Julius Stone, professor of jurisprudence and international Law, wrote in 1980: “Because of the ex iniuria principle [unjust acts cannot create law], Jordan never had nor now has any legal title in the West Bank, nor does any other state even claim such title. Article 49 thus seems simply not applicable. Even if it were, it may be added that the facts of recent voluntary settlements seem not to be caught by the intent of Article 49, which is rather directed at the forced transfer of the belligerent’s inhabitants to the occupied territory, or the displacement of the local inhabitants for other than security reasons.”
Additionally, former State Department legal adviser Stephen Schwebel, who later headed the International Court of Justice in The Hague, wrote in 1970 regarding Israel’s case: “Where the prior holder of territory had seized that territory unlawfully, the state which subsequently takes that territory in the lawful exercise of self-defense has, against that prior holder, better title.”
Finally, Prof.

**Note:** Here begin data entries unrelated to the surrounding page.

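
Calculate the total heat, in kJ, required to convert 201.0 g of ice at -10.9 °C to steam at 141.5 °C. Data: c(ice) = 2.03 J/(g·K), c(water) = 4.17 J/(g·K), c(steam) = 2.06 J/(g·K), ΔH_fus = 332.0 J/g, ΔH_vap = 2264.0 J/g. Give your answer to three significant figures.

q1 (heat ice -10.9→0.0 °C): 201.0 × 2.03 × 10.9 = 4448 J
q2 (melt at 0 °C): 201.0 × 332.0 = 66732 J
q3 (heat water 0.0→100.0 °C): 201.0 × 4.17 × 100.0 = 83817 J
q4 (vaporize at 100 °C): 201.0 × 2264.0 = 455064 J
q5 (heat steam 100.0→141.5 °C): 201.0 × 2.06 × 41.5 = 17183 J
Total: 4448 + 66732 + 83817 + 455064 + 17183 = 627244 J = 627 kJ

q = 627 kJ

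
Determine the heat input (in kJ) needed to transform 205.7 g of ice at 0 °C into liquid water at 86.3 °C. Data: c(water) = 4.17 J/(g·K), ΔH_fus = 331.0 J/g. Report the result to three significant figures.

q1 (melt at 0 °C): 205.7 × 331.0 = 68087 J
q2 (heat water 0.0→86.3 °C): 205.7 × 4.17 × 86.3 = 74025 J
Total: 68087 + 74025 = 142112 J = 142 kJ

q = 142 kJ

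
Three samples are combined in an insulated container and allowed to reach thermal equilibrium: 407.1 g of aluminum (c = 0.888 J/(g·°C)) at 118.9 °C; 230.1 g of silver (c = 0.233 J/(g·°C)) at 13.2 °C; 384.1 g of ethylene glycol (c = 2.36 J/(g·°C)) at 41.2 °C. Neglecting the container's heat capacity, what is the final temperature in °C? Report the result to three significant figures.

Σ mᵢcᵢ(T − Tᵢ) = 0  ⇒  T = Σ mᵢcᵢTᵢ / Σ mᵢcᵢ
Σ mᵢcᵢ = 407.1×0.888 + 230.1×0.233 + 384.1×2.36 = 1321.5941
Σ mᵢcᵢTᵢ = 361.5048×118.9 + 53.6133×13.2 + 906.476×41.2 = 81037
T = 81037 / 1321.5941 = 61.32 °C

T_f = 61.3 °C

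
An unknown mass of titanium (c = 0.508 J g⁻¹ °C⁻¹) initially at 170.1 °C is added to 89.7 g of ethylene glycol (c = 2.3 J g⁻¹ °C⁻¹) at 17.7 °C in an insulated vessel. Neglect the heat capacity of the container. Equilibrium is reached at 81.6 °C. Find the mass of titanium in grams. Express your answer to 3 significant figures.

q_gained = (89.7 × 2.3) × (81.6 − 17.7) = 13180 J
q_lost = m × 0.508 × (170.1 − 81.6) = 44.958 m
m = 13180 / 44.958 = 293 g

m = 293 g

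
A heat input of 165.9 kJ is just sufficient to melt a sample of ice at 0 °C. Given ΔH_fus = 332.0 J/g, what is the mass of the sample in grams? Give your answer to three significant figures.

m = 500 g

m = q / ΔH_fus = 165900 J / 332.0 J/g = 500 g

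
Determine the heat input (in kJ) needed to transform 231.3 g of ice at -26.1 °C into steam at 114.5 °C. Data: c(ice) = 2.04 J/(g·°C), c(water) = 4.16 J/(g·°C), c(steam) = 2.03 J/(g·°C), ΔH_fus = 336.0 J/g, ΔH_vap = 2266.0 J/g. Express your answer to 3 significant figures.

q1 (heat ice -26.1→0.0 °C): 231.3 × 2.04 × 26.1 = 12315 J
q2 (melt at 0 °C): 231.3 × 336.0 = 77717 J
q3 (heat water 0.0→100.0 °C): 231.3 × 4.16 × 100.0 = 96221 J
q4 (vaporize at 100 °C): 231.3 × 2266.0 = 524126 J
q5 (heat steam 100.0→114.5 °C): 231.3 × 2.03 × 14.5 = 6808 J
Total: 12315 + 77717 + 96221 + 524126 + 6808 = 717187 J = 717 kJ

q = 717 kJ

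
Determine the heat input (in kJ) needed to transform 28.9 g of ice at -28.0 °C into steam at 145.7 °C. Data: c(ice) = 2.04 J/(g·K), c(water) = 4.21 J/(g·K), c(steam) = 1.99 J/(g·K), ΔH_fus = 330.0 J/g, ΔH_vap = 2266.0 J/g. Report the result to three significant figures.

q1 (heat ice -28.0→0.0 °C): 28.9 × 2.04 × 28.0 = 1651 J
q2 (melt at 0 °C): 28.9 × 330.0 = 9537 J
q3 (heat water 0.0→100.0 °C): 28.9 × 4.21 × 100.0 = 12167 J
q4 (vaporize at 100 °C): 28.9 × 2266.0 = 65487 J
q5 (heat steam 100.0→145.7 °C): 28.9 × 1.99 × 45.7 = 2628 J
Total: 1651 + 9537 + 12167 + 65487 + 2628 = 91470 J = 91.5 kJ

q = 91.5 kJ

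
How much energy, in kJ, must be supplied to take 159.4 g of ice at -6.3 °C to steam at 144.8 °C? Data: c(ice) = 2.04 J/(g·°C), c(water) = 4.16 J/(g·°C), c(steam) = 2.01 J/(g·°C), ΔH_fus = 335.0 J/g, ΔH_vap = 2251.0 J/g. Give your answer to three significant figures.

q1 (heat ice -6.3→0.0 °C): 159.4 × 2.04 × 6.3 = 2049 J
q2 (melt at 0 °C): 159.4 × 335.0 = 53399 J
q3 (heat water 0.0→100.0 °C): 159.4 × 4.16 × 100.0 = 66310 J
q4 (vaporize at 100 °C): 159.4 × 2251.0 = 358809 J
q5 (heat steam 100.0→144.8 °C): 159.4 × 2.01 × 44.8 = 14354 J
Total: 2049 + 53399 + 66310 + 358809 + 14354 = 494921 J = 495 kJ

q = 495 kJ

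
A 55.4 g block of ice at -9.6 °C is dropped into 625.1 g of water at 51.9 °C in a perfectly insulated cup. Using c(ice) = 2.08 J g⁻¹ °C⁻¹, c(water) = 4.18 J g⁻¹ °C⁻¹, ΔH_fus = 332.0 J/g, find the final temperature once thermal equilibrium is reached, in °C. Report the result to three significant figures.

T_f = 40.8 °C

Heat to bring ice to 0 °C and melt it: q₁ = 55.4×2.08×9.6 + 55.4×332.0 = 19499 J
Heat the water can supply cooling to 0 °C: 625.1×4.18×51.9 = 135610 J > q₁, so all ice melts.
Energy balance: 625.1×4.18×(51.9 − T) = 19499 + 55.4×4.18×(T − 0)
2612.918(51.9 − T) = 19499 + 231.572 T
135610 − 19499 = 2844.490 T
T = 116111 / 2844.490 = 40.82 °C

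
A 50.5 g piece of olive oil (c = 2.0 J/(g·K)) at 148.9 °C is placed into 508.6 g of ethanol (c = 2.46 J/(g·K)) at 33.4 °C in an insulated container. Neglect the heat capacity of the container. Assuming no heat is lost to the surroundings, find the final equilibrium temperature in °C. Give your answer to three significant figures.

T_f = 42.0 °C

Heat lost by olive oil = heat gained by ethanol.
(50.5)(2.0)(148.9 − T) = (508.6)(2.46)(T − 33.4)
101 (148.9 − T) = 1251.156 (T − 33.4)
15039 − 101 T = 1251.156 T − 41789
56828 = 1352.156 T
T = 42.03 °C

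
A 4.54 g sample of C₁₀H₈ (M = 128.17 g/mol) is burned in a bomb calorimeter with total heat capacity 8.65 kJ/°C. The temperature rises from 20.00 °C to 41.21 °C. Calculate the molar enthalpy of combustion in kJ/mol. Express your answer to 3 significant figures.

ΔT = 41.21 − 20.00 = 21.21 °C
q_cal = C_cal × ΔT = 8.65 × 21.21 = 183.4665 kJ
n = 4.54 / 128.17 = 0.03542 mol
q_rxn = −q_cal = -183.4665 kJ
ΔH = -183.4665 / 0.03542 = -5180 kJ/mol

ΔH = -5180 kJ/mol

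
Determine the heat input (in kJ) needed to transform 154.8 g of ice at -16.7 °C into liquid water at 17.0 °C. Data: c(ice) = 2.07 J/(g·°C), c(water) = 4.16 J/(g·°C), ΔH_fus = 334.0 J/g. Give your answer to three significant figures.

q = 68.0 kJ

q1 (heat ice -16.7→0.0 °C): 154.8 × 2.07 × 16.7 = 5351 J
q2 (melt at 0 °C): 154.8 × 334.0 = 51703 J
q3 (heat water 0.0→17.0 °C): 154.8 × 4.16 × 17.0 = 10947 J
Total: 5351 + 51703 + 10947 = 68001 J = 68.0 kJ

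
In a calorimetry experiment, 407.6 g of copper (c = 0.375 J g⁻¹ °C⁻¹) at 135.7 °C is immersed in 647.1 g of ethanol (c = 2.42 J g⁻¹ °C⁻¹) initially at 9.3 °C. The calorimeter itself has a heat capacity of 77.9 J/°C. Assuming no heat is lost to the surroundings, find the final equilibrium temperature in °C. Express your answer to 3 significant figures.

Heat lost by copper = heat gained by ethanol + calorimeter.
(407.6)(0.375)(135.7 − T) = [(647.1)(2.42) + 77.9](T − 9.3)
152.85 (135.7 − T) = 1643.882 (T − 9.3)
20742 − 152.85 T = 1643.882 T − 15288
36030 = 1796.732 T
T = 20.05 °C

T_f = 20.1 °C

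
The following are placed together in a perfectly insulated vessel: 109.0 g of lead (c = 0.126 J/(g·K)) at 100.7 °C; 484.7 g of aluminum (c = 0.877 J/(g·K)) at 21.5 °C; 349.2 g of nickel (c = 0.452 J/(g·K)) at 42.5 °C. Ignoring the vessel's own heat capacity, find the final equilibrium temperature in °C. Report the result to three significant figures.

Σ mᵢcᵢ(T − Tᵢ) = 0  ⇒  T = Σ mᵢcᵢTᵢ / Σ mᵢcᵢ
Σ mᵢcᵢ = 109.0×0.126 + 484.7×0.877 + 349.2×0.452 = 596.6543
Σ mᵢcᵢTᵢ = 13.734×100.7 + 425.0819×21.5 + 157.8384×42.5 = 17230
T = 17230 / 596.6543 = 28.88 °C

T_f = 28.9 °C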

Eugene Rostow, former US undersecretary of state for political affairs, wrote in 1991: “The Jewish right of settlement in the area is equivalent in every way to the right of the local population to live there.”
These three opinions, among others, demonstrate that Schaerer’s two main arguments rest on very shaky ground.
Firstly, it is clear that Judea and Samaria did not belong to any state before this, a fact necessary for the application of Article 42 of the Hague Regulations, which fall under the title “Military Authority Over the Territory of the Hostile State.”
Secondly, it is abundantly clear that for an act to fall under the last provision of Article 49 of the Fourth Geneva Convention, an active transfer or deportation of its own citizens has to be undertaken by the state occupying the area, which has clearly never happened in the history of Israel’s control of the territories in question. Exposing the inaccuracies contained in Schaerer’s opinions is no mere academic exercise.
The ICRC is considered the authority on the Geneva Convention and other parts of international law, and the majority of the international community relies on its interpretation – frequently without rendering its own thorough investigation. Thus, what the ICRC, or its representatives, claim has significance.
However, when its claims on the conflict are based on false interpretations, and partial or wholly inaccurate declarations, it does damage – not just to Israel, but also to the cause of peace and reconciliation in our region.
I am in full agreement with Juan Pedro Schaerer: It is time to “debate matters of significant humanitarian importance.” But it is also time to return to the intentions and words of the original drafters of international law, and rely less on specious interpretations with little basis.
The writer is agriculture minister and a member of Yisrael Beytenu.